The Horrors of Suburbia

268
Chucky and Alex Vincent in Child's Play

In an article for Writer’s Digest, Maureen Kilmer shares six tips for writing domestic horror. “When I first began writing the book that would become Suburban Hell, it didn’t start out as horror,” she says. “Instead, I wanted to tell a comedic story about suburbia, involving the sometimes suffocating closeness of people knowing each other’s business, the everyday kind of scares, and also the true friendships that can form.” But, as she wrote, Kilmer felt like something was missing. She soon realized she needed demons.

Along the way, she learned these tips for writing horror in a normal domestic setting.

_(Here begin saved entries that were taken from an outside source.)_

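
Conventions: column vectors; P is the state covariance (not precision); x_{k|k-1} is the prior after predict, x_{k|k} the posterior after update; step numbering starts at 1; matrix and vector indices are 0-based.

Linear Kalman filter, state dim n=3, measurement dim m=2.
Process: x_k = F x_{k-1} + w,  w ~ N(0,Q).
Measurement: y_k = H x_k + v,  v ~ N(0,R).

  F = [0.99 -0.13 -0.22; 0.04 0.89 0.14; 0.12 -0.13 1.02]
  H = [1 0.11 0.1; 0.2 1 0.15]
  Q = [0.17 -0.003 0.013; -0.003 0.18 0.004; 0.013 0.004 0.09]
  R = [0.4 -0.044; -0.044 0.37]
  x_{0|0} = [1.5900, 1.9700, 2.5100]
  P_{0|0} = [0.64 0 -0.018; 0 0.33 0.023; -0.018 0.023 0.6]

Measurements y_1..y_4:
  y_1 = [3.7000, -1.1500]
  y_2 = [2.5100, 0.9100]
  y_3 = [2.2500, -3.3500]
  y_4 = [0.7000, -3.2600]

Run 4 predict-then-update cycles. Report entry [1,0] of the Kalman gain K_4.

K[1,0] = -0.0569

step 1: x^-=[0.7658, 2.1683, 2.4949]  P^-=[0.8410 -0.0416 -0.0601; -0.0416 0.4597 0.0740; -0.0601 0.0740 0.7185]  S=[1.2342 0.1415; 0.1415 0.8815]  K=[0.6699 0.0259; -0.0477 0.5323; -0.0061 0.1936]  nu=[2.4462, -3.8457]  x^+=[2.3047, 0.0043, 1.7357]  P^+=[0.2817 -0.0645 -0.0778; -0.0645 0.2143 -0.0154; -0.0778 -0.0154 0.6858]
step 2: x^-=[1.8993, 0.3390, 2.0464]  P^-=[0.5325 -0.1011 -0.1694; -0.1011 0.3543 0.0537; -0.1694 0.0537 0.7982]  S=[0.8899 -0.0124; -0.0124 0.7291]  K=[0.5667 -0.0178; -0.0572 0.4683; -0.0914 0.1899]  nu=[0.3688, -0.1158]  x^+=[2.1103, 0.2637, 1.9907]  P^+=[0.2463 -0.0629 -0.1195; -0.0629 0.1908 -0.0164; -0.1195 -0.0164 0.7641]
step 3: x^-=[1.6170, 0.5978, 2.2495]  P^-=[0.5189 -0.1059 -0.2327; -0.1059 0.3366 0.0643; -0.2327 0.0643 0.8688]  S=[0.8632 -0.0305; -0.0305 0.7099]  K=[0.5597 -0.0282; -0.0563 0.4555; -0.1536 0.2020]  nu=[0.3423, -4.6086]  x^+=[1.9383, -1.5208, 1.2658]  P^+=[0.2470 -0.0618 -0.1509; -0.0618 0.1850 -0.0109; -0.1509 -0.0109 0.8175]
step 4: x^-=[1.8381, -1.0988, 1.7214]  P^-=[0.5358 -0.1112 -0.2763; -0.1112 0.3342 0.0758; -0.2763 0.0758 0.9151]  S=[0.8709 -0.0381; -0.0381 0.7079]  K=[0.5679 -0.0336; -0.0569 0.4536; -0.1933 0.2125]  nu=[-1.1894, -2.7871]  x^+=[1.2564, -2.2954, 1.3590]  P^+=[0.2526 -0.0623 -0.1708; -0.0623 0.1837 -0.0058; -0.1708 -0.0058 0.8475]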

  1. Ground the horror in real life. “Much of horror is really about holding up a mirror to our deepest fears, and the threats to our normal lives,” she says. “It’s the real-life scares, everyday situations that really hit us hard.”
  2. Exploit your hero’s deepest fears. “Establishing what your characters are most afraid of in the beginning of the story can foreshadow what they must overcome by the end of the book,” Kilmer writes.
  3. Explore a genre mash-up. For Kilmer, blending comedy and scares was the right mix for her novel.
  4. Read widely across the horror genre. Know your genre! Other horror novels can inspire you, help you avoid pitfalls, and understand the tropes readers expect and how to undermine them.
  5. Consider the reader. “Everyone comes to a book with their own unique life experiences, and not everyone will imagine the monster under the bed in the same way,” Kilmer says. “So, feel free to hold back on a few things, to let their imaginations run wild, and to make it a personal experience for them.”
  6. Let your monster have a purpose. If the reader understands why your monster acts the way it does, you can make their choices more terrifying.